In a gloomy assessment of the UK’s economy, the IFS’s annual Green Budget warned that Chancellor Philip Hammond will have to find an extra £34 billion from tax rises or spending cuts unless he ditches his target of eliminating the state deficit before 2025.
And the document warned that Theresa May’s Brexit strategy of taking the UK out of the single market and imposing immigration controls is likely to leave the UK’s economy 3% smaller by 2030 than if Britain had voted Remain.
If she fails to reach a free trade deal with the remaining EU, the outcome will be “worse still”.
Warning that exports will be hit by new customs and regulatory barriers outside the single market, Andrew Goodwin of Oxford Economics said: “Over the longer term we think the Government’s chosen path for Brexit is one of the more economically damaging.
” The only outcome that we have studied that would be worse than what the Government has chosen would be us not having a trade agreement at all and falling out on World Trade Organisation terms.”
Forecasts by Oxford Economics put UK GDP growth at a “relatively disappointing” 1.6% in 2017 and 1.3% in 2018, largely due to higher inflation caused by sterling’s collapse after the Brexit vote.
Workers face an “unprecedented” decade without real wage growth, as pay rises slow to 0.2% above inflation in 2017, down from 1.7% in 2016.
And the four-year squeeze on benefit levels will become “more painful” as inflation rises.
IFS director Paul Johnson said that, despite the focus on Brexit, the largest impact on the public finances over the coming period would be spending cuts and tax rises inherited by Mr Hammond from his predecessor George Osborne.

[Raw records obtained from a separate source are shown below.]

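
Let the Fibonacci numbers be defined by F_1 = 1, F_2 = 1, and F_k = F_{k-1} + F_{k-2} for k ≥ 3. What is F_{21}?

10946

Iterating the recurrence up to F_{14} = 377 and F_{13} = 233:
F_{15} = F_{14} + F_{13} = 377 + 233 = 610
F_{16} = F_{15} + F_{14} = 610 + 377 = 987
F_{17} = F_{16} + F_{15} = 987 + 610 = 1597
F_{18} = F_{17} + F_{16} = 1597 + 987 = 2584
F_{19} = F_{18} + F_{17} = 2584 + 1597 = 4181
F_{20} = F_{19} + F_{18} = 4181 + 2584 = 6765
F_{21} = F_{20} + F_{19} = 6765 + 4181 = 10946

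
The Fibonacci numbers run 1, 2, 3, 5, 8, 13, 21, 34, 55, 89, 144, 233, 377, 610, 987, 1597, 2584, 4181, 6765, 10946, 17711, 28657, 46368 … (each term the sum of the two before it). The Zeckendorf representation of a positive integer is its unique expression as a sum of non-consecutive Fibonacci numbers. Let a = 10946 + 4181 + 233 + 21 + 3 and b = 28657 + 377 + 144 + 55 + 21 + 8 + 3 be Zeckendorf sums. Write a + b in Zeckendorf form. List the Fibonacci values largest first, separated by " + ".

The two numbers are 15384 and 29265, so their sum is 44649.
Greedy algorithm:
44649: greatest Fibonacci not exceeding it is 28657, leaving 15992
15992: greatest Fibonacci not exceeding it is 10946, leaving 5046
5046: greatest Fibonacci not exceeding it is 4181, leaving 865
865: greatest Fibonacci not exceeding it is 610, leaving 255
255: greatest Fibonacci not exceeding it is 233, leaving 22
22: greatest Fibonacci not exceeding it is 21, leaving 1
1: greatest Fibonacci not exceeding it is 1, leaving 0

28657 + 10946 + 4181 + 610 + 233 + 21 + 1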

“Even so the new Chancellor may not find it all that easy to meet his target of eliminating the budget deficit in the next Parliament,” he said.

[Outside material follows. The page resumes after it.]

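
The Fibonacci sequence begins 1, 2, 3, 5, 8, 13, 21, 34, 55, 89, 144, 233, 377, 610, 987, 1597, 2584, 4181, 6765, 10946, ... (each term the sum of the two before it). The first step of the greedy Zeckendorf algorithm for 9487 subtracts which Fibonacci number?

6765

6765 ≤ 9487 < 10946, so the largest Fibonacci number not exceeding 9487 is 6765.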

The independent think tank warned that Britain is on course for an unprecedented 15 years of spending cuts and lost pay growth, with a date for meeting an overall Budget surplus being pushed back to 2025.
“The big picture from yesterday’s Budget is that the big squeezes on both the public and family finances have been prolonged well into the 2020s,” said Torsten Bell, director of the Resolution Foundation.

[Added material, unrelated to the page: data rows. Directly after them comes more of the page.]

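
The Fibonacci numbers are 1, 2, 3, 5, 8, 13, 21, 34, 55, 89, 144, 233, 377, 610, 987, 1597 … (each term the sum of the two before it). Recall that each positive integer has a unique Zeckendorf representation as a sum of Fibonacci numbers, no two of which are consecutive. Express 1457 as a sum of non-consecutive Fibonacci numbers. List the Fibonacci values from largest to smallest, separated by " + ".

1457: greatest Fibonacci not exceeding it is 987, leaving 470
470: greatest Fibonacci not exceeding it is 377, leaving 93
93: greatest Fibonacci not exceeding it is 89, leaving 4
4: greatest Fibonacci not exceeding it is 3, leaving 1
1: greatest Fibonacci not exceeding it is 1, leaving 0
So 1457 = 987 + 377 + 89 + 3 + 1, with no two terms consecutive in the sequence.

987 + 377 + 89 + 3 + 1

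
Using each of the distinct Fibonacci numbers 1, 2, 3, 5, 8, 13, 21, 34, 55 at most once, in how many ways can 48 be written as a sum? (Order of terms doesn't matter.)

Starting from the Zeckendorf form and repeatedly splitting a term F_k into F_{k−1} + F_{k−2} (when neither is already used) reaches every representation.
48 = 34+13+1 = 34+8+5+1 = 34+8+3+2+1 = 21+13+8+5+1 = … (1 more), for 5 in all.

5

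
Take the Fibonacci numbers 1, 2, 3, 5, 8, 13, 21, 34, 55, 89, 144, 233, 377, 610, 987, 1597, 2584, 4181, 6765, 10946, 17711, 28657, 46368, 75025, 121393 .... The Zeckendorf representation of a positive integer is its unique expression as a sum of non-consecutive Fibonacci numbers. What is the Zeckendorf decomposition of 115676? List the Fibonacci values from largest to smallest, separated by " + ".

75025 + 28657 + 10946 + 987 + 55 + 5 + 1

Greedy algorithm:
75025 ≤ 115676 < 121393, so take 75025; remainder 40651
28657 ≤ 40651 < 46368, so take 28657; remainder 11994
10946 ≤ 11994 < 17711, so take 10946; remainder 1048
987 ≤ 1048 < 1597, so take 987; remainder 61
55 ≤ 61 < 89, so take 55; remainder 6
5 ≤ 6 < 8, so take 5; remainder 1
1 ≤ 1 < 2, so take 1; remainder 0
So 115676 = 75025 + 28657 + 10946 + 987 + 55 + 5 + 1, with no two terms consecutive in the sequence.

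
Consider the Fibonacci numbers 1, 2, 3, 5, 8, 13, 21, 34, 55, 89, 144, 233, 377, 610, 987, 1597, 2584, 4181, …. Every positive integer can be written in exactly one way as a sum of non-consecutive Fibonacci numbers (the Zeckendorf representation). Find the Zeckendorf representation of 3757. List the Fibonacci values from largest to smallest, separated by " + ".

2584 + 987 + 144 + 34 + 8

Greedily peel off the largest Fibonacci term at each step:
largest Fibonacci ≤ 3757 is 2584; 3757 − 2584 = 1173
largest Fibonacci ≤ 1173 is 987; 1173 − 987 = 186
largest Fibonacci ≤ 186 is 144; 186 − 144 = 42
largest Fibonacci ≤ 42 is 34; 42 − 34 = 8
largest Fibonacci ≤ 8 is 8; 8 − 8 = 0
So 3757 = 2584 + 987 + 144 + 34 + 8, with no two terms consecutive in the sequence.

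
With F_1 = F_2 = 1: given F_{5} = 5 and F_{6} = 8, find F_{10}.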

“The focus on good news this year has hidden the fact that the Office for Budget Responsibility (OBR) has stuck to its pessimistic guns from the Autumn Statement about the fate of Brexit Britain’s economy.
“The weak medium-term outlook for borrowing means we’re still only halfway through the fiscal consolidation that was supposed to have finished by now.
“And while the OBR at least delivered some good news on borrowing, the family finances picture has actually deteriorated since the autumn. Britain is set for a return to falling real pay later this year, with this decade now set to be the worst for pay growth since the Napoleonic wars.”
He added: “Some households will feel the pinch more than others. The combination of weak pay growth and over £12bn of benefit cuts means that for the poorest third of households this parliament is actually set to be worse than the years following the financial crisis.”
The Resolution Foundation’s analysis found, among other things, that real average earnings are only set to return to their pre-crisis peak in 2007 in by the end of 2022 and this is set to be the worst decade for pay growth for 210 years, with lost pay growth of £12,000 ($14,591) by 2020.
The research comes as Hammond faces a backlash over a hike to National Insurance Contributions (NICs) from the self-employed.
The row is over the Chancellor’s plan to scrap class two NICs for self-employed workers from April 2018 and increase the main rate (class four) of NICs by 9% to 10%, with an additional 1% hike in April 2019.
The levy hike will cost more than 2.4 million self-employed workers £240 a year. “It’s only right and fair we should take a small step to closing the gap between the treatment of employed and self-employed people,” Hammond told Sky News.
“No conservative likes to increase taxes, National Insurance, anything else. But our job is to do what needs to be done to get Britain match-fit for its future.”
The Treasury had not responded to a request for comment at the time of publication.